Position: 54 47.77 S 069 37.80 W
The morning’s weather fax indicated fresh westerlies but nothing too strong. I was tempted to stay for a day in the beautiful Caleta Morning, but all the coves are beautiful so I decided I had best make the most of the reasonable weather, we need to keep moving and there are undoubtedly going to be significant periods where we will be forced to stay at anchor and wait out strong winds before we get to Puerto Montt. Over breakfast I cursed myself for not having topped up the propane bottle before leaving Ushuaia, now I have something else to worry about which was totally avoidable.
Before we got underway I had one small job to do, yesterday in looking up at the jib I had noticed a small bit of sunlight showing through a seam, a sure sign that some stitching was coming loose. The aphorism, “a stitch in time saves nine” could not be truer when applied to sails, a few loose stitches can soon turn into a huge gaping hole requiring many hours of work to repair, especially if it has to be done by hand, not to mention the disaster that might ensue from a critical sail failing at the wrong moment. This small job was soon completed and by 10 a.m. we had thrown off the convenient fishermen’s shore lines, motored clear of the kelp and were heading back out into the channels. As we left the caleta I cast an eye back to admire the scenery one more time, the still calm water, the waterfall tumbling into the cove’s head, trees to the shoreline, snow capped mountains behind, nature untouched by man (except of course for an innocuous bit of rope tied to some trees).
Out in the Beagle Channel there was virtually no wind. Regardless we have to conserve fuel as well as husband the old engine so I shut it down and we drifted while we waited fro some wind. Initially we had a light easterly which I set the sails square to, wing on wing, the jib poled out to one side, the main guyed out on the other. This didn’t last for too long,the wind died completely and for a while we were drifting backwards in the almost ever present easterly current in the channels. Then a puff of wind once again from the east had us regaining the lost yards - we certainly would not have covered a mile by this stage. Once more the large glacier to the north of us passed by for the third time. The breeze ever so modestly increased such that I even tried the wind vane for a while. But this didn’t last long either, looking ahead I could see some white caps. Now this meant either a tidal disturbance or some wind coming towards us. I knew it could not have been the foprmer in these waters so I had to assume it was some wind - from the west. I dropped the pole, sheeted in the sails and fell off to starboard and waited. Sure enough within a few minutes, after a short calm, the wind arrived. The wind was against us, back to tacking mode but we were moving at last. The wind freshened requiring a reef in the main and a partially furled the jib for about two hours but as we approached our destination for the night it started to ease again and I set full sail again to keep our speed up. The seno (sound) has a bar across it, apparently an ancient moraine caused by the glaciers a long time ago so while the sound is large the navigable entrance is small. The cruising guide as well as giving a recommended GPS position also had a nice sketch to indicate the safe water, it is nice not to be totally dependant on GPS.

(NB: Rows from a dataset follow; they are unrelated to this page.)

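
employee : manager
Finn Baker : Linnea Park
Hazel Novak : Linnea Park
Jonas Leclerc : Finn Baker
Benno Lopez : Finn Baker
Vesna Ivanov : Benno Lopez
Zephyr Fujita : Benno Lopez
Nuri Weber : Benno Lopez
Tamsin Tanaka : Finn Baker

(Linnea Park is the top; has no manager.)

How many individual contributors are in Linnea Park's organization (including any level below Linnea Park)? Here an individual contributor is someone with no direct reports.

The people in Linnea Park's organization with no one reporting to them are Hazel Novak, Tamsin Tanaka, Nuri Weber, Zephyr Fujita, Vesna Ivanov, Jonas Leclerc. That is 6.

6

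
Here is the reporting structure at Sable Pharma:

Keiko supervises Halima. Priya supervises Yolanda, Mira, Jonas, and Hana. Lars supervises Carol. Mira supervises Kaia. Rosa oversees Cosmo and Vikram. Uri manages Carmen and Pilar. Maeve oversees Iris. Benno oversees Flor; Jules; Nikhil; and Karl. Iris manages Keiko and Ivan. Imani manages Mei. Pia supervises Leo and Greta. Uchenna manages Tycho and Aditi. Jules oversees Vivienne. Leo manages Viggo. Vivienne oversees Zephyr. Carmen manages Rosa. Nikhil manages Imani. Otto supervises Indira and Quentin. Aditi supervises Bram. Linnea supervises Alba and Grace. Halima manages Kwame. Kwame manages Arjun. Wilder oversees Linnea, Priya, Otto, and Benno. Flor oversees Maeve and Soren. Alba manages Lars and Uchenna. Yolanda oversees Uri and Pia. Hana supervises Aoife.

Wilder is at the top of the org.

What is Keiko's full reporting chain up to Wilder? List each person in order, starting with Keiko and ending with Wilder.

Keiko reports to Iris. Iris reports to Maeve. Maeve reports to Flor. Flor reports to Benno. Benno reports to Wilder. Wilder is at the top.

Keiko -> Iris -> Maeve -> Flor -> Benno -> Wilder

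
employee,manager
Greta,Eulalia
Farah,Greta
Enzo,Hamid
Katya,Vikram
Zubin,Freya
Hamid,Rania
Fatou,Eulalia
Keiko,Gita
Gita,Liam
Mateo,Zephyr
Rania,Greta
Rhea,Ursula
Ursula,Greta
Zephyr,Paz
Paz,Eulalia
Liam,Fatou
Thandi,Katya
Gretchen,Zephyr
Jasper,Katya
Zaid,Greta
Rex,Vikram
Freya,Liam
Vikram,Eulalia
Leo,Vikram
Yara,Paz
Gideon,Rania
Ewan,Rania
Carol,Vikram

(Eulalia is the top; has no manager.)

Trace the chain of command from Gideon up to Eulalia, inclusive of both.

Gideon reports to Rania. Rania reports to Greta. Greta reports to Eulalia. Eulalia is at the top.

Gideon -> Rania -> Greta -> Eulalia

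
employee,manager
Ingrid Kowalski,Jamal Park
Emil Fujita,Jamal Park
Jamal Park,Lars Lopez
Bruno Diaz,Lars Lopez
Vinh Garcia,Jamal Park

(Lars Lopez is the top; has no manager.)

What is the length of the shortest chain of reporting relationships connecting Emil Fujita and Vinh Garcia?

2

Emil Fujita is 1 level below Jamal Park, and Vinh Garcia is 1 level below Jamal Park (their lowest common manager). The shortest path runs up from Emil Fujita to Jamal Park and back down to Vinh Garcia: 1 + 1 = 2 links.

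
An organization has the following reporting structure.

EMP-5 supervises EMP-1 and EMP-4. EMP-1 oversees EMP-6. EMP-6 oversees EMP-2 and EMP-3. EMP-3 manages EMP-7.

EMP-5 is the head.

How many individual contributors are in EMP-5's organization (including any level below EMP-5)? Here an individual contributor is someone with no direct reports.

The people in EMP-5's organization with no one reporting to them are EMP-4, EMP-7, EMP-2. That is 3.

3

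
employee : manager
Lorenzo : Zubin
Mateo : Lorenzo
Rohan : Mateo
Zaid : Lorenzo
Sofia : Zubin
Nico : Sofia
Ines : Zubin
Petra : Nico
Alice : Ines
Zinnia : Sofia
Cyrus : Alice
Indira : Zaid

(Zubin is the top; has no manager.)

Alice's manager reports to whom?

Zubin

Alice reports to Ines, and Ines reports to Zubin. So Alice's skip-level manager is Zubin.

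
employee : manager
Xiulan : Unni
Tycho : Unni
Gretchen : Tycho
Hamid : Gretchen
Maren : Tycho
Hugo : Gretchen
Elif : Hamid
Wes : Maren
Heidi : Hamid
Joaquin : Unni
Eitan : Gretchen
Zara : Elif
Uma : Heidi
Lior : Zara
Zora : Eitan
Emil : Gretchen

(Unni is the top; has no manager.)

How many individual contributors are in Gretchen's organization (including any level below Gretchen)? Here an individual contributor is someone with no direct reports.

5

The people in Gretchen's organization with no one reporting to them are Emil, Zora, Hugo, Uma, Lior. That is 5.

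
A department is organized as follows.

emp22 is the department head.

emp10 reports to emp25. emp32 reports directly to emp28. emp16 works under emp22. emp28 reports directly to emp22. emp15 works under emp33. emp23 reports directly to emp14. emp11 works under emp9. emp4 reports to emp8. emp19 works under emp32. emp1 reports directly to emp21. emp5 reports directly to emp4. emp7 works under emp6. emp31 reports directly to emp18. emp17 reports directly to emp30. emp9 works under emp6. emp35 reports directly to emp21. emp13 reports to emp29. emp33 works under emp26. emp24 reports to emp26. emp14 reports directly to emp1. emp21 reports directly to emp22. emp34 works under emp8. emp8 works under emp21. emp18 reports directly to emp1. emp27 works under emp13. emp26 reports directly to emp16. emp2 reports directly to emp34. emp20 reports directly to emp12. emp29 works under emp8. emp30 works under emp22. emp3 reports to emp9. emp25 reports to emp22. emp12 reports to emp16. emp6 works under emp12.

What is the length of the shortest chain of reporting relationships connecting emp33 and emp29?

emp33 is 3 levels below emp22, and emp29 is 3 levels below emp22 (their lowest common manager). The shortest path runs up from emp33 to emp22 and back down to emp29: 3 + 3 = 6 links.

6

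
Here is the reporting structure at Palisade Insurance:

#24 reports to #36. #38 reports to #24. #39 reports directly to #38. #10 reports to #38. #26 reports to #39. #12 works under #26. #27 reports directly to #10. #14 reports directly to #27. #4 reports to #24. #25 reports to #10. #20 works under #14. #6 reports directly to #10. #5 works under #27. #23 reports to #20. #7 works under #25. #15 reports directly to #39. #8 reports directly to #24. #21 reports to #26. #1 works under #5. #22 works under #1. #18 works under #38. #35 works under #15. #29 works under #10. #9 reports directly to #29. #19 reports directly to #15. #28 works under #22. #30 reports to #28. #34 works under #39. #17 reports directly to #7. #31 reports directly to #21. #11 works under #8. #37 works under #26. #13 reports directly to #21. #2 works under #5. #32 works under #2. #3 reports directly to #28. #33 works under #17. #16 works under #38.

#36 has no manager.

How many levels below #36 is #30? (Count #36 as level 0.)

Chain from #30 up to #36: #30 → #28 → #22 → #1 → #5 → #27 → #10 → #38 → #24 → #36. That is 9 steps up, so #30 is 9 levels below #36.

9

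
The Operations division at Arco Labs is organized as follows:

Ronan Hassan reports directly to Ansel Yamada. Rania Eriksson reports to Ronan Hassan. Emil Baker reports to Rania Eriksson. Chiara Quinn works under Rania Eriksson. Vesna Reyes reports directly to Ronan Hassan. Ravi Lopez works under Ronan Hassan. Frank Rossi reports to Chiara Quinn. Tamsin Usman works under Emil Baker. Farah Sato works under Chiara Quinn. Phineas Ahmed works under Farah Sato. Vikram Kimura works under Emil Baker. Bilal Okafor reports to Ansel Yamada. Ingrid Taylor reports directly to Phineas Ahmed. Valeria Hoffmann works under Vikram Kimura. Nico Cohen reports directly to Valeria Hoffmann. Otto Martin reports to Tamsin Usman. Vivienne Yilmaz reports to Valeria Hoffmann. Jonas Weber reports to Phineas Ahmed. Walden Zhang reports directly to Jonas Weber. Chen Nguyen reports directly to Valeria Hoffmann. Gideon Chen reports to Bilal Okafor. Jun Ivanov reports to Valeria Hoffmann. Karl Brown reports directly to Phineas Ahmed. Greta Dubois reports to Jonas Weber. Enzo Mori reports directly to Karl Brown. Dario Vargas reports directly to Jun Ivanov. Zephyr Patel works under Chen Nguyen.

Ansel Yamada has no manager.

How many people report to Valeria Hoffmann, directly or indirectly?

Valeria Hoffmann directly manages Nico Cohen, Vivienne Yilmaz, Chen Nguyen, Jun Ivanov. Nico Cohen has no reports. Vivienne Yilmaz has no reports. Under Chen Nguyen: Zephyr Patel (1). Under Jun Ivanov: Dario Vargas (1). So Valeria Hoffmann's organization is 4 direct reports plus everyone under them: 1 + 1 + 2 + 2 = 6.

6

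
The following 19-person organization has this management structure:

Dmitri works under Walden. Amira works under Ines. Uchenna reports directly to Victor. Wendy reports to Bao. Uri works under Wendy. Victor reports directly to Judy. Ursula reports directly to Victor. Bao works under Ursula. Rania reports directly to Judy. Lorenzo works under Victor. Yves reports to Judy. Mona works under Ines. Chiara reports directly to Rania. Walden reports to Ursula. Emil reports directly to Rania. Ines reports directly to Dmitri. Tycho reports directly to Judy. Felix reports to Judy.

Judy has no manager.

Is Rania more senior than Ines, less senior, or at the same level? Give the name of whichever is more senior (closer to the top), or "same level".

Rania

Rania is 1 level below Judy; Ines is 5. Rania is higher.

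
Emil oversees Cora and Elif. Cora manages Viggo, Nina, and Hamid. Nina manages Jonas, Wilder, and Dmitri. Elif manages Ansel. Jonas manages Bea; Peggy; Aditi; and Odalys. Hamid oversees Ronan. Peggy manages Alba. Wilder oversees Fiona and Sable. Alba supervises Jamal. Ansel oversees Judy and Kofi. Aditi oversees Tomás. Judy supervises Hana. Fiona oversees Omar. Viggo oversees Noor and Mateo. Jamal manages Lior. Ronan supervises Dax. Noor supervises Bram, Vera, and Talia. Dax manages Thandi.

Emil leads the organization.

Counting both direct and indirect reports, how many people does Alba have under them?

2

Alba directly manages Jamal. Under Jamal: Lior (1). That's 2 in total.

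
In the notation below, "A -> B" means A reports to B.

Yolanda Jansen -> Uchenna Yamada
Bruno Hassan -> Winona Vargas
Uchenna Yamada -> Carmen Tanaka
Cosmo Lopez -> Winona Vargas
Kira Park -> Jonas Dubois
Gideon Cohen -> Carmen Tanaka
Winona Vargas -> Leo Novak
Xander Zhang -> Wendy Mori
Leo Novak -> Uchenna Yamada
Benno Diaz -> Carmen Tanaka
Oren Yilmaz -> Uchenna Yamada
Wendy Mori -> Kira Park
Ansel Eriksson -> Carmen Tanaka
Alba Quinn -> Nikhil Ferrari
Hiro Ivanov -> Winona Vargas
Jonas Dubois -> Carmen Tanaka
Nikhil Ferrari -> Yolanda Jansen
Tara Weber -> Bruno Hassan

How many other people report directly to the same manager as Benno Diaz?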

Once inside the sound the water deepened again to over a 100 meters. I persisted in trying to sail for a while but the wind was just too fluky, with mostly no wind at all. Grateful for having a functioning motor I turned it on and motored the last few miles to where we are now.
On arrival I followed the book, dropped the anchor in the recommended position, put the dinghy in the water and ran a couple of lines ashore to the trees. Now I wish I could say this all went smoothly and in a seamanlike manner, but I have to confess that I have yet to sort out a satisfactory way of handling these long shore lines without getting them in a hopeless tangle. Many boats have reels on deck, which is a good solution if you live down this way but not so good if you mostly cross oceans as Sylph and her crew do. I have coiled these lines in various ways, tying them up so as to prevent them getting into a mess but as yet to no avail. An extra person would of course make a difference, they could feed the line out while I rowed ashore but as I don’t have one of these convenient additions on board we shall have to devise a system which BC and I can handle alone. We will work it out.
And the anchorage is once again beautiful. We could be anchored in a small lake, surrounded on all sides, steep mountains climb to the east and south of us, a small forested spit of land protects us to the west, and a large glacier tortuously writhes down the ice capped mountains to the north of us.
Tomorrow we shall have a rest day.
All is well.
A rest day tomorrow, good idea skipper! Certainly today, while an improvement on yesterday, was anything but restful. All is peaceful now however, the skipper even gave me something other than hard tack for dinner, actually quite tasty. So in all not too bad a day, Now if he would only turn the heater on. Oh well, I will just curl up in the V-berth for a quiet … zzzzzzzzzzzzzzzzzzz.